The pattern of electoral politics since elections began hundreds of years ago is that there has never been a leader who was able to implement all of the promises made. Some didn’t even get in a majority of them. That is the reality of life and it will be with life forever. No politician will ever get all his campaign desires translated into policy.
But some of the promises are worked on early in the months of power because the leader, aware of time constraints, wants to make sure there is early satisfaction among his/her constituencies. The issues that brought you to power must be given early green lights. This is commonsense in electoral power. A hypothetical example should suffice. If a government passes a law that bans all vehicles on the roads on Sundays and you defeated that government in an election in which you promised to repeal that law, you have to.
Commonsense is at work here. You came to power on the strength of that promise to cancel the law, then, you cannot survive if you do not do that. We’ve come know to Trump. It is wild thinking to believe that Trump will get through with all the desires he enunciated during the campaign. But he will implement many of them. His repertoire is full of unworkable, unpalatable things. We will be happy to see the stillbirth of many of them, but many others America will have to live with.

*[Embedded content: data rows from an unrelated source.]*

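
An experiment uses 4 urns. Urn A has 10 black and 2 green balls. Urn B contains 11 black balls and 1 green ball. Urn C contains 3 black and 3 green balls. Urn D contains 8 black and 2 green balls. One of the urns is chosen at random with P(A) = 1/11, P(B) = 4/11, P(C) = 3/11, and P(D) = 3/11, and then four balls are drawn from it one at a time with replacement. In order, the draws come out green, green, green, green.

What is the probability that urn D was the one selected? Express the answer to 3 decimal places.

Compute the likelihood of the observed sequence for each case: P(data | urn A) = (2/12)(2/12)(2/12)(2/12) = 0.0007716; P(data | urn B) = (1/12)(1/12)(1/12)(1/12) = 4.8225e-05; P(data | urn C) = (3/6)(3/6)(3/6)(3/6) = 0.0625; P(data | urn D) = (2/10)(2/10)(2/10)(2/10) = 0.0016.
Weighting by the prior gives 1/11 · 0.0007716 = 7.0146e-05, 4/11 · 4.8225e-05 = 1.7536e-05, 3/11 · 0.0625 = 0.017045, 3/11 · 0.0016 = 0.00043636; summing to 0.01757.
So P(urn D | data) = (0.00043636) / (0.01757) = 0.024836.

0.025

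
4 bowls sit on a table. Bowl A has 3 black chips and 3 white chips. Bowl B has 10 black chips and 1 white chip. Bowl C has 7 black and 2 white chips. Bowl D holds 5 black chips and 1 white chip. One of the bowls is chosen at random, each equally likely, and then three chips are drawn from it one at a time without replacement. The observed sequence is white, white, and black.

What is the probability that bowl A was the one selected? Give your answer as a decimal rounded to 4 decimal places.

The likelihood of the observed sequence under each hypothesis: P(data | bowl A) = (3/6)(2/5)(3/4) = 3/20; P(data | bowl B) = (1/11)(0/10) = 0; P(data | bowl C) = (2/9)(1/8)(7/7) = 1/36; P(data | bowl D) = (1/6)(0/5) = 0.
Multiplying each by its prior: 1/4 · 3/20 = 3/80, 1/4 · 0 = 0, 1/4 · 1/36 = 1/144, 1/4 · 0 = 0; these sum to 2/45.
Therefore the posterior P(bowl A | data) = (3/80) / (2/45) = 27/32.

0.8438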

Several items in his arsenal will become policy. Trump will renegotiate trade deals that previous US administrations signed. Even if conclusions run beyond 2020 when the next election is due, he will start the process. It is not just an election promise to rural America where jobs have disappeared; it is the ideology in Trump that will drive him in that direction. He believes America has lost out in these trade arrangements.
Deep in his mind, Trump believes that if you scrap these trade deals, then American companies will have to restart operations in the US itself and employ American labour. Driving this particular ideology is the Freudian underpinning of race. Trump thinks that these trade arrangements have benefitted non-white people in Mexico, China, and other Third World states. So what we are talking about is a double whammy – he believes the trade patterns take away jobs from the US and provide jobs to non-white foreign countries.

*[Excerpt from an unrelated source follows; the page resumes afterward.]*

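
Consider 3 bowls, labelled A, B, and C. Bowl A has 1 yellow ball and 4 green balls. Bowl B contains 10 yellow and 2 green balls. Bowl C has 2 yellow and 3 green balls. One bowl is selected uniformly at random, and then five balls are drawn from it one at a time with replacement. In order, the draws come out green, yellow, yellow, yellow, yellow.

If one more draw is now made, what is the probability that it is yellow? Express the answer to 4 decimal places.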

Trump knows that he does not need the Latino vote, and he didn’t get the Latino vote, so he will order Homeland Security to start deporting illegal migrants. He will be uncompromising on that issue. It is self-deception for anyone to think he will put this issue on the backburner. The obsession with illegal migration is a spin-off from his trade ideology – meaning that he accepts the mirage that illegal Mexicans are taking jobs away from rural white folks. I will not dwell on the early extirpation of the Affordable Care Act, because I dealt with that in my column yesterday
In the area of foreign policy, Trump is going to create serious problems for the world. He is not an intellectual. He cannot bring deep, analytical thought to international relations. So what he is going to do is to react emotionally to controversial foreign situations. This is where Trump is going to have to juggle his campaign promises. He told his supporters that Japan, South Korea and other countries have to pay more for the security America provides them with, and if they don’t, then America will not guarantee their safety. But this feeling lies in deep contradiction with his desire to see America rule the world.

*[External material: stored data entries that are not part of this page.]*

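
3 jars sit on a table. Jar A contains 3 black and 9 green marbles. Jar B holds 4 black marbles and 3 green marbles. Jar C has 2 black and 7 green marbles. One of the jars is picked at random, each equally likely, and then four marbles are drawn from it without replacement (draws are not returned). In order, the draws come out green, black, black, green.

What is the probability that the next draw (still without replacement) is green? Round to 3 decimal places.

Under each hypothesis, the probability of the observed sequence is: P(data | jar A) = (9/12)(3/11)(2/10)(8/9) = 0.036364; P(data | jar B) = (3/7)(4/6)(3/5)(2/4) = 0.085714; P(data | jar C) = (7/9)(2/8)(1/7)(6/6) = 0.027778.
Multiplying each by its prior: 1/3 · 0.036364 = 0.012121, 1/3 · 0.085714 = 0.028571, 1/3 · 0.027778 = 0.0092593; summing to 0.049952.
Normalising, the posterior is P(jar A | data) = 0.24266, P(jar B | data) = 0.57198, P(jar C | data) = 0.18536.
So P(green next | data) = Σ P(green next | H) P(H | data) = (7/8)(0.24266) + (1/3)(0.57198) + (1)(0.18536) = 0.58835.

0.588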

So what will face him is a contradiction that will carry a hard choice. Since he will show the world the power of the US, and since he knows he cannot do it without those very allies whose security the US bankrolls, he will drop one campaign promise so another one can be successful. He will avoid irritating American allies in exchange for their support for American military action around the world. Ignoring the consequences because of his intellectual limitations, Trump is going to flex American muscles around the world. The world should be prepared for this from 2017 onwards.